Despite this, the lawsuit claims the DOCCS and OMH have continued to subject numerous people with disabilities to solitary confinement, which is defined under HALT as “any form of cell confinement…for more than 17 hours a day.”
Additionally, since HALT’s implementation, the lawsuit alleges DOCCS and OMH have instituted policies that allow DOCCS to place in solitary confinement people with disabilities, including post-traumatic stress disorder (PTSD), depression, cerebral palsy, epilepsy, speech disabilities, mobility disabilities requiring the use of walkers or canes, and people who are hard of hearing or have low vision —in clear violation of HALT’s broad protection for all people with disabilities.
“HALT was intended to prevent the deep damage that people with disabilities often suffer when they are subjected to solitary confinement,” said Stefen R. Short, Of Counsel for the Prisoners’ Rights Project at The Legal Aid Society. “DOCCS and OMH have unlawfully refused to recognize a number of disabilities as exempt under HALT, leading to even more incarcerated New Yorkers languishing in solitary confinement to their own detriment. This class action lawsuit seeks to hold both DOCCS and OMH accountable for ignoring duly enacted law and for putting the most vulnerable people in their care in harm’s way.”
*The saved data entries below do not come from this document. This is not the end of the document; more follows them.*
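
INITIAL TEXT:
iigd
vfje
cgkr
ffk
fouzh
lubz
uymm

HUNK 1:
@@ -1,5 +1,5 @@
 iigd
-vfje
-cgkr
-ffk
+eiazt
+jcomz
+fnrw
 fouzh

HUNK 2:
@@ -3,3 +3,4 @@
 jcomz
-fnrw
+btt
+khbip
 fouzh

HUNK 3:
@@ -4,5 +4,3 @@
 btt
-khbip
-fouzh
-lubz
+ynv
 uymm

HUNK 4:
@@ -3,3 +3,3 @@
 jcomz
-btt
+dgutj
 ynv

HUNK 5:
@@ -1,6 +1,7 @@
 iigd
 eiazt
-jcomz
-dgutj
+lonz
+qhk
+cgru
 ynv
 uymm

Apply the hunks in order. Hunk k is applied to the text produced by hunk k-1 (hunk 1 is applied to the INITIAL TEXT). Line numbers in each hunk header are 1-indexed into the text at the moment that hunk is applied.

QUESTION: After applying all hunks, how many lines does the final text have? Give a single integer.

Hunk 1: at line 1 remove [vfje,cgkr,ffk] add [eiazt,jcomz,fnrw] -> 7 lines: iigd eiazt jcomz fnrw fouzh lubz uymm
Hunk 2: at line 3 remove [fnrw] add [btt,khbip] -> 8 lines: iigd eiazt jcomz btt khbip fouzh lubz uymm
Hunk 3: at line 4 remove [khbip,fouzh,lubz] add [ynv] -> 6 lines: iigd eiazt jcomz btt ynv uymm
Hunk 4: at line 3 remove [btt] add [dgutj] -> 6 lines: iigd eiazt jcomz dgutj ynv uymm
Hunk 5: at line 1 remove [jcomz,dgutj] add [lonz,qhk,cgru] -> 7 lines: iigd eiazt lonz qhk cgru ynv uymm
Final line count: 7

Answer: 7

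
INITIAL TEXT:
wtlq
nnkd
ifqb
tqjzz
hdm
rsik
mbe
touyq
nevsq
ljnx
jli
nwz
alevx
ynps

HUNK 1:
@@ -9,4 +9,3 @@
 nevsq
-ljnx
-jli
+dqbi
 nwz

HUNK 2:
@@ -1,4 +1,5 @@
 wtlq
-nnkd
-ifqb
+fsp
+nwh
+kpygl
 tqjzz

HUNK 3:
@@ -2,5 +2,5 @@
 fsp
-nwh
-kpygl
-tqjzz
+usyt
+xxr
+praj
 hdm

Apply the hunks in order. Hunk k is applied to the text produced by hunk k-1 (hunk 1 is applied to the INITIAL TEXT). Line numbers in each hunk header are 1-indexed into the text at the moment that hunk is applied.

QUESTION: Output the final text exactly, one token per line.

Answer: wtlq
fsp
usyt
xxr
praj
hdm
rsik
mbe
touyq
nevsq
dqbi
nwz
alevx
ynps

Derivation:
Hunk 1: at line 9 remove [ljnx,jli] add [dqbi] -> 13 lines: wtlq nnkd ifqb tqjzz hdm rsik mbe touyq nevsq dqbi nwz alevx ynps
Hunk 2: at line 1 remove [nnkd,ifqb] add [fsp,nwh,kpygl] -> 14 lines: wtlq fsp nwh kpygl tqjzz hdm rsik mbe touyq nevsq dqbi nwz alevx ynps
Hunk 3: at line 2 remove [nwh,kpygl,tqjzz] add [usyt,xxr,praj] -> 14 lines: wtlq fsp usyt xxr praj hdm rsik mbe touyq nevsq dqbi nwz alevx ynps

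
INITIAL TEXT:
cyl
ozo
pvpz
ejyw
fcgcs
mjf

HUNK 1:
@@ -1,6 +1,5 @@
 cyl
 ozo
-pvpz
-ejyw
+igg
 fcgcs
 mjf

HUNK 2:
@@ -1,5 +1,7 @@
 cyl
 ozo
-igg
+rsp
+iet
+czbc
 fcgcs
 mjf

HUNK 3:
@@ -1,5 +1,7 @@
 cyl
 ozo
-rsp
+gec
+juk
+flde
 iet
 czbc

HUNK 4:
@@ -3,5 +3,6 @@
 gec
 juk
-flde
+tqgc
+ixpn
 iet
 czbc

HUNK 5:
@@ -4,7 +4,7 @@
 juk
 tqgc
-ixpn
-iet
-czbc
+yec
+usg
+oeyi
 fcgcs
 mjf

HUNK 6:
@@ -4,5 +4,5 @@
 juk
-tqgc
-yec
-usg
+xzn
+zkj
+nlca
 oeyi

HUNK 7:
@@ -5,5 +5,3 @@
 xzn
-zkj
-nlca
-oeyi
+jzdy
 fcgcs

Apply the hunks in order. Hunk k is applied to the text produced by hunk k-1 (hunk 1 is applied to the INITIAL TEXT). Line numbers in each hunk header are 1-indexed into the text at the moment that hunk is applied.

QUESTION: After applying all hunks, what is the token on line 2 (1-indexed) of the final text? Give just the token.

Hunk 1: at line 1 remove [pvpz,ejyw] add [igg] -> 5 lines: cyl ozo igg fcgcs mjf
Hunk 2: at line 1 remove [igg] add [rsp,iet,czbc] -> 7 lines: cyl ozo rsp iet czbc fcgcs mjf
Hunk 3: at line 1 remove [rsp] add [gec,juk,flde] -> 9 lines: cyl ozo gec juk flde iet czbc fcgcs mjf
Hunk 4: at line 3 remove [flde] add [tqgc,ixpn] -> 10 lines: cyl ozo gec juk tqgc ixpn iet czbc fcgcs mjf
Hunk 5: at line 4 remove [ixpn,iet,czbc] add [yec,usg,oeyi] -> 10 lines: cyl ozo gec juk tqgc yec usg oeyi fcgcs mjf
Hunk 6: at line 4 remove [tqgc,yec,usg] add [xzn,zkj,nlca] -> 10 lines: cyl ozo gec juk xzn zkj nlca oeyi fcgcs mjf
Hunk 7: at line 5 remove [zkj,nlca,oeyi] add [jzdy] -> 8 lines: cyl ozo gec juk xzn jzdy fcgcs mjf
Final line 2: ozo

Answer: ozo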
“It is long past time for the State to end the use of solitary confinement for people with disabilities,” said Josh Rosenthal, Supervising Attorney at Disability Rights Advocates. “New York’s passage of the HALT Act represented a historic and important step in preventing the harms that solitary causes for incarcerated people with disabilities. But words are not enough, and DOCCS and OMH must comply with state law and stop this vicious practice once and for all.”